Table 5.5: Probability of Allowing at least One Run to Score
2010 Tim Lincecum | 2010 Matt Cain | 2010 Jonathan Sanchez | 2014 Madison Bumgarner | |
Runner on 1^{st} & 0 Outs w/Unproductive Outs | 0.305 | 0.224 | 0.531 | 0.154 |
Runner on 1^{st} & 0 Outs w/Productive Outs | 0.576 | 0.475 | 0.758 | 0.370 |
Runner on 2^{nd} & 1 Out | 0.382 | 0.288 | 0.543 | 0.238 |
Runner on 3^{rd} & 2 Outs | 0.212 | 0.154 | 0.318 | 0.127 |
Let’s return to the scenario that is the launching point for this study… The hitting team is down by one run and there is a runner on 1^{st} base with no outs. If the game is in its early innings, where it is not mandatory that this runner at 1^{st} gets home, the manager will likely decide against being aggressive and avoid sacrificing outs in order to increase his chances of extending the inning to score more runs; there are several studies supporting this logic. Yet, if the game is in the latter innings and base runners are hard to come by, the manager should lean towards utilizing productive outs and intentionally sacrifice the runner from 1^{st} to 2^{nd} base. His shortsighted goal should only be to tie the game. By forcing productive outs rather than being conservative on the base paths, his chances of tying the game increase significantly (between 0.216 and 0.271) against our four pitchers given a runner on 1^{st} and no outs scenario.
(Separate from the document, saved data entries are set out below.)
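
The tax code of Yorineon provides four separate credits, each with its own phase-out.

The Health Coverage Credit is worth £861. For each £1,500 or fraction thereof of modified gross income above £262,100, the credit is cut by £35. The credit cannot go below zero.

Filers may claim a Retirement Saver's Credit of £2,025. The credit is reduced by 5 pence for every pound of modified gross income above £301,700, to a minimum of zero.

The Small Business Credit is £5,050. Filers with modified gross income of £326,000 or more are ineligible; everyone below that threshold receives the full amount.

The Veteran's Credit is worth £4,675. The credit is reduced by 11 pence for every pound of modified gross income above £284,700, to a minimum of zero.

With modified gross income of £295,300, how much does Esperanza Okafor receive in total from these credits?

Health Coverage Credit: income exceeds £262,100 by £33,200, which is 23 full-or-partial £1,500 increments; reduction = 23 × £35 = £805, leaving £56.
Retirement Saver's Credit: £295,300 is at or below the £301,700 threshold, so the full £2,025 applies.
Small Business Credit: £295,300 is below the £326,000 cutoff, so the full £5,050 applies.
Veteran's Credit: 11% of the £10,600 excess over £284,700 is £1,166; credit = £4,675 − £1,166 = £3,509.
Total: £56 + £2,025 + £5,050 + £3,509 = £10,640.

£10,640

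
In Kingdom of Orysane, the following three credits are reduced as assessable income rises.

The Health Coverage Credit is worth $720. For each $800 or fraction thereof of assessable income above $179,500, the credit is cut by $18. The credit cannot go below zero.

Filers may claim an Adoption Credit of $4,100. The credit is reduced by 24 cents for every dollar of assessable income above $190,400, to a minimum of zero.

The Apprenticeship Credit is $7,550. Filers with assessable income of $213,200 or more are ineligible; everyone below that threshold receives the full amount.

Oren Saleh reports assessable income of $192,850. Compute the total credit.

$11,476

Health Coverage Credit: income exceeds $179,500 by $13,350, which is 17 full-or-partial $800 increments; reduction = 17 × $18 = $306, leaving $414.
Adoption Credit: 24% of the $2,450 excess over $190,400 is $588; credit = $4,100 − $588 = $3,512.
Apprenticeship Credit: $192,850 is below the $213,200 cutoff, so the full $7,550 applies.
Total: $414 + $3,512 + $7,550 = $11,476.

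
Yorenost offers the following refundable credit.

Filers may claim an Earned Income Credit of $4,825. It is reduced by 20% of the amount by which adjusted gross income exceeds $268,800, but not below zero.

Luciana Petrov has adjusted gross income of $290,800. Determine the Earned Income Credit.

$425

Earned Income Credit: 20% of the $22,000 excess over $268,800 is $4,400; credit = $4,825 − $4,400 = $425.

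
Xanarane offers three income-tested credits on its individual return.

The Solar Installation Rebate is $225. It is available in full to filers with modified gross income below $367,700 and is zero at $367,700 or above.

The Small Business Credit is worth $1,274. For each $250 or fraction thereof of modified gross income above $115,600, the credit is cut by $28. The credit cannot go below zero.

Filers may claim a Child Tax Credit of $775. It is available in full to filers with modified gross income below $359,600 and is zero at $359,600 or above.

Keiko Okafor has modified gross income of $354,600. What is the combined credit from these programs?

$1,000

Solar Installation Rebate: $354,600 is below the $367,700 cutoff, so the full $225 applies.
Small Business Credit: income exceeds $115,600 by $239,000 → 956 increments × $28 = $26,768 ≥ base, so the credit is $0.
Child Tax Credit: $354,600 is below the $359,600 cutoff, so the full $775 applies.
Total: $225 + $0 + $775 = $1,000.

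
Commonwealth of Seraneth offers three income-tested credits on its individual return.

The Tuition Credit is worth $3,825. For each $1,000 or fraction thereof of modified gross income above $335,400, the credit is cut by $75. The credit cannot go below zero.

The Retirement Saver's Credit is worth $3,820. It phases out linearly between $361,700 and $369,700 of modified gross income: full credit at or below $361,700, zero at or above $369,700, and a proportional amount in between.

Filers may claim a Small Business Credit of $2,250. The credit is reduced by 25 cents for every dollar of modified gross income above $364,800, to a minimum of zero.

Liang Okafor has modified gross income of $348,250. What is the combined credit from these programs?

$8,920

Tuition Credit: income exceeds $335,400 by $12,850, which is 13 full-or-partial $1,000 increments; reduction = 13 × $75 = $975, leaving $2,850.
Retirement Saver's Credit: $348,250 is at or below the $361,700 threshold, so the full $3,820 applies.
Small Business Credit: $348,250 is at or below the $364,800 threshold, so the full $2,250 applies.
Total: $2,850 + $3,820 + $2,250 = $8,920.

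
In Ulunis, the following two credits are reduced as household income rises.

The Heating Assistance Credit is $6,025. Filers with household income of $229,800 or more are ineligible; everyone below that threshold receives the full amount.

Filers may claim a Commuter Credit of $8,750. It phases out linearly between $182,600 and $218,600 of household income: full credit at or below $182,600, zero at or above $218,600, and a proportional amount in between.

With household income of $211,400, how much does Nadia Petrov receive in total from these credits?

Heating Assistance Credit: $211,400 is below the $229,800 cutoff, so the full $6,025 applies.
Commuter Credit: $211,400 is $28,800 into a $36,000 phase-out range, leaving 7,200/36,000 of the credit: $8,750 × 7,200/36,000 = $1,750.
Total: $6,025 + $1,750 = $7,775.

$7,775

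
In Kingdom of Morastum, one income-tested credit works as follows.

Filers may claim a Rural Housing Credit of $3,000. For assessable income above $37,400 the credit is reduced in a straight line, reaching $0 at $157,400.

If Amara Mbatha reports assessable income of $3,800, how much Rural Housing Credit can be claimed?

$3,000

Rural Housing Credit: $3,800 is at or below the $37,400 threshold, so the full $3,000 applies.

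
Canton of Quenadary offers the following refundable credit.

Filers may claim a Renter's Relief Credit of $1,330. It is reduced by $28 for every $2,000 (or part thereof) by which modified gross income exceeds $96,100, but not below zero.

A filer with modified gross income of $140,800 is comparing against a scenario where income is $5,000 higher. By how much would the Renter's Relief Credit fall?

At $140,800 — income exceeds $96,100 by $44,700, which is 23 full-or-partial $2,000 increments; reduction = 23 × $28 = $644, leaving $686.
At $145,800 — income exceeds $96,100 by $49,700, which is 25 full-or-partial $2,000 increments; reduction = 25 × $28 = $700, leaving $630.
Lost: $686 − $630 = $56.

$56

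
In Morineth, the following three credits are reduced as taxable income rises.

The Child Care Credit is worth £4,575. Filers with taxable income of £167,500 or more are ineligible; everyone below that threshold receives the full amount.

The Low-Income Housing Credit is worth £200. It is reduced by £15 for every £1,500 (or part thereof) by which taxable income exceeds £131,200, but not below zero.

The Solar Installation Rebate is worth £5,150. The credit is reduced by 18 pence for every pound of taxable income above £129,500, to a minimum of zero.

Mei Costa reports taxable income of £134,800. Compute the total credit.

£8,926

Child Care Credit: £134,800 is below the £167,500 cutoff, so the full £4,575 applies.
Low-Income Housing Credit: income exceeds £131,200 by £3,600, which is 3 full-or-partial £1,500 increments; reduction = 3 × £15 = £45, leaving £155.
Solar Installation Rebate: 18% of the £5,300 excess over £129,500 is £954; credit = £5,150 − £954 = £4,196.
Total: £4,575 + £155 + £4,196 = £8,926.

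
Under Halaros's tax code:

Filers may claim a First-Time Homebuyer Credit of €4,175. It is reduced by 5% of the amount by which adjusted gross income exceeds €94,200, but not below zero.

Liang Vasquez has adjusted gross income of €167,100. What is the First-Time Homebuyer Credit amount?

First-Time Homebuyer Credit: 5% of the €72,900 excess over €94,200 is €3,645; credit = €4,175 − €3,645 = €530.

€530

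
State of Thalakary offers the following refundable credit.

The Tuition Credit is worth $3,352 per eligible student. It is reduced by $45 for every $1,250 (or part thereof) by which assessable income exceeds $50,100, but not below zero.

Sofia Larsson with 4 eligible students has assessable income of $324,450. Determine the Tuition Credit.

$3,508

Tuition Credit: base = 4 × $3,352 = $13,408. income exceeds $50,100 by $274,350, which is 220 full-or-partial $1,250 increments; reduction = 220 × $45 = $9,900, leaving $3,508.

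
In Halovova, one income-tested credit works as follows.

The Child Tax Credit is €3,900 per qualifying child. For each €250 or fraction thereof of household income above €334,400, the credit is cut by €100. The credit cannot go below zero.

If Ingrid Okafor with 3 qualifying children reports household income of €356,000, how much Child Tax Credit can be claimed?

Child Tax Credit: base = 3 × €3,900 = €11,700. income exceeds €334,400 by €21,600, which is 87 full-or-partial €250 increments; reduction = 87 × €100 = €8,700, leaving €3,000.

€3,000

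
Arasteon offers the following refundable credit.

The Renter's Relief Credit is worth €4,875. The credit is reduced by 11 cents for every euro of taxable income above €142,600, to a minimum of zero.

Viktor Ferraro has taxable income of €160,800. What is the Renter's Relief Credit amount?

Renter's Relief Credit: 11% of the €18,200 excess over €142,600 is €2,002; credit = €4,875 − €2,002 = €2,873.

€2,873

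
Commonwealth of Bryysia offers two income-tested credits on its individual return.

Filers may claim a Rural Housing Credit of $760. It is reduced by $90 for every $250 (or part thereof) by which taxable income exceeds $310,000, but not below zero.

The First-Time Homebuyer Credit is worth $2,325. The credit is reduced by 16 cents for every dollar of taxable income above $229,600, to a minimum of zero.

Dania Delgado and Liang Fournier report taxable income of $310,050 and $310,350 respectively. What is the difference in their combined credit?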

However, the if the manager does successfully orchestrate the runner from 1^{st} to 2^{nd} base with a productive out, he does still lose a little bit of probability of tying the game; between 0.132 and 0.215 of probability is lost against our pitchers. And if he decides to sacrifice the runner further from 2^{nd} to 3^{rd} base with another out, his team’s chances would decrease again by a comparable amount; this decision is ill-advised because a hit is likely going to be needed to tie the game and the hitting team would be sacrificing one of two guaranteed chances to hit in this situation. In general, the probability of scoring at least one run decreases as more outs are accumulated, regardless of the base runners advancing with each out. The manager could contrarily decide against sacrificing his batter if he has confidence that his batter can hit the pitcher or draw a walk, yet the imperative goal is still to tie the game. The odds of tying the game actually favor an aggressive hitting team that is able to get the runner to 2^{nd} base with one out, by an improvement ranging from 0.012 to 0.084, over a less aggressive team with a runner at 1^{st }with no outs. Thus, even though sacrificing the runner from 1^{st} to 2^{nd} base does decrease the chances of tying the game, it would be worse to approach the game lifelessly when the situation demands otherwise.